- Germania Location in Atlantic County Germania Location in New Jersey Germania Location in the United States
- Coordinates: 39°30′42″N 74°35′57″W﻿ / ﻿39.51167°N 74.59917°W
- Country: United States
- State: New Jersey
- County: Atlantic
- Township: Galloway

Area
- • Total: 2.63 sq mi (6.82 km^{2})
- • Land: 2.63 sq mi (6.80 km^{2})
- • Water: 0.0077 sq mi (0.02 km^{2})
- Elevation: 62 ft (19 m)

Population (2020)
- • Total: 297
- • Density: 113.2/sq mi (43.71/km^{2})
- Time zone: UTC−05:00 (Eastern (EST))
- • Summer (DST): UTC−04:00 (EDT)
- ZIP Code: 08215 (Egg Harbor City)
- Area code: 609
- FIPS code: 34-26010
- GNIS feature ID: 2804152

= Germania, New Jersey =

Populated place in Atlantic County, New Jersey, US

Germania is a census-designated place (CDP) located in Atlantic County, in the U.S. state of New Jersey. It is in the east-central part of the county, in western Galloway Township. It is bordered to the south by the unincorporated community of Cologne, and Egg Harbor City is 3 mi to the northwest. U.S. Route 30 touches the southern border of Germania, leading northwest through Egg Harbor City 15 mi to Hammonton and southeast 13 mi to Atlantic City.

As of the 2020 census, Germania had a population of 297.

Clarks Mill Stream, a northeast-flowing tributary of Nacote Creek and thence the tidal Mullica River, forms the southeastern border of the Germania CDP.

Germania was first listed as a CDP prior to the 2020 census.
==Demographics==

Germania first appeared as a census designated place in the 2020 U.S. census.
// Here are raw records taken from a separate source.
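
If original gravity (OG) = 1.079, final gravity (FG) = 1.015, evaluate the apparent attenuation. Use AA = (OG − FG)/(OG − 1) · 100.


AA = (1.079 − 1.015)/(1.079 − 1) · 100

81.0127 %


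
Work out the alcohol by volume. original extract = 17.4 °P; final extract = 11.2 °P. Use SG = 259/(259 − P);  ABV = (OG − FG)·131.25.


OG = 259/(259 − 17.4) = 1.0720
FG = 259/(259 − 11.2) = 1.0452
ABV = (1.0720 − 1.0452)·131.25

3.5204 % ABV


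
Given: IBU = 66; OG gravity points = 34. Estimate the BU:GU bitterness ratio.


BU:GU = IBU / OG_points
BU:GU = 66 / 34

1.9412


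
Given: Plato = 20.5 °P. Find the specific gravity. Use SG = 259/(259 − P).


SG = 259/(259 − 20.5)

1.0860


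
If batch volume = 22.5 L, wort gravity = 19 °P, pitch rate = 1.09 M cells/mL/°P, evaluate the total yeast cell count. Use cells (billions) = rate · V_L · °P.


cells = 1.09 · 22.5 · 19

465.9750 billion cells


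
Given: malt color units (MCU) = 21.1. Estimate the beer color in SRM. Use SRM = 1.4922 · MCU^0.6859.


SRM = 1.4922 · 21.1^0.6859

12.0824 SRM


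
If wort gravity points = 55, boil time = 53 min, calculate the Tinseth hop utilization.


U = 1.65·0.000125^(GP/1000) · (1 − e^(−0.04·t))/4.15
bigness = 1.65·0.000125^(55/1000) = 1.0065
boil_factor = (1 − e^(−0.04·53))/4.15 = 0.2120
U = 1.0065 · 0.2120

0.2134


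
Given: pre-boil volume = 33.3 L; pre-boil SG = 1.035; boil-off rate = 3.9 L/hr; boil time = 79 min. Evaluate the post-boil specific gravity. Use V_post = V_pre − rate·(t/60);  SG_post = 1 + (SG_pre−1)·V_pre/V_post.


V_post = 33.3 − 3.9·(79/60) = 28.1650
SG_post = 1 + (1.035 − 1)·33.3/28.1650

1.0414


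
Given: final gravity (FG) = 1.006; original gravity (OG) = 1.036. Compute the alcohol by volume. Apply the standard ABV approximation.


ABV = (OG − FG) · 131.25
ABV = (1.036 − 1.006) · 131.25

3.9375 % ABV


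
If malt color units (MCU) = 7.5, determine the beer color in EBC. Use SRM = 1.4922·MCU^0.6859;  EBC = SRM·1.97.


SRM = 1.4922·7.5^0.6859 = 5.9434
EBC = 5.9434·1.97

11.7084 EBC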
Germania CDP, New Jersey – Racial and ethnic composition Note: the US Census treats Hispanic/Latino as an ethnic category. This table excludes Latinos from the racial categories and assigns them to a separate category. Hispanics/Latinos may be of any race.
| Race / Ethnicity (NH = Non-Hispanic) | Pop 2020 | 2020 |
|---|---|---|
| White alone (NH) | 279 | 93.94% |
| Black or African American alone (NH) | 3 | 1.01% |
| Native American or Alaska Native alone (NH) | 0 | 0.00% |
| Asian alone (NH) | 0 | 0.00% |
| Native Hawaiian or Pacific Islander alone (NH) | 0 | 0.00% |
| Other race alone (NH) | 1 | 0.34% |
| Mixed race or Multiracial (NH) | 9 | 3.03% |
| Hispanic or Latino (any race) | 5 | 1.68% |
| Total | 297 | 100.00% |

As of 2020, the area had a population of 297.

Historical population
| Census | Pop. | Note | %± |
| 2020 | 297 |  | — |
U.S. Decennial Census 2020

==Education==
The CDP is within two school districts: Galloway Township School District (elementary) and Greater Egg Harbor Regional High School District. The zoned high school for Galloway Township is Absegami High School, which is a part of the Greater Egg Harbor district.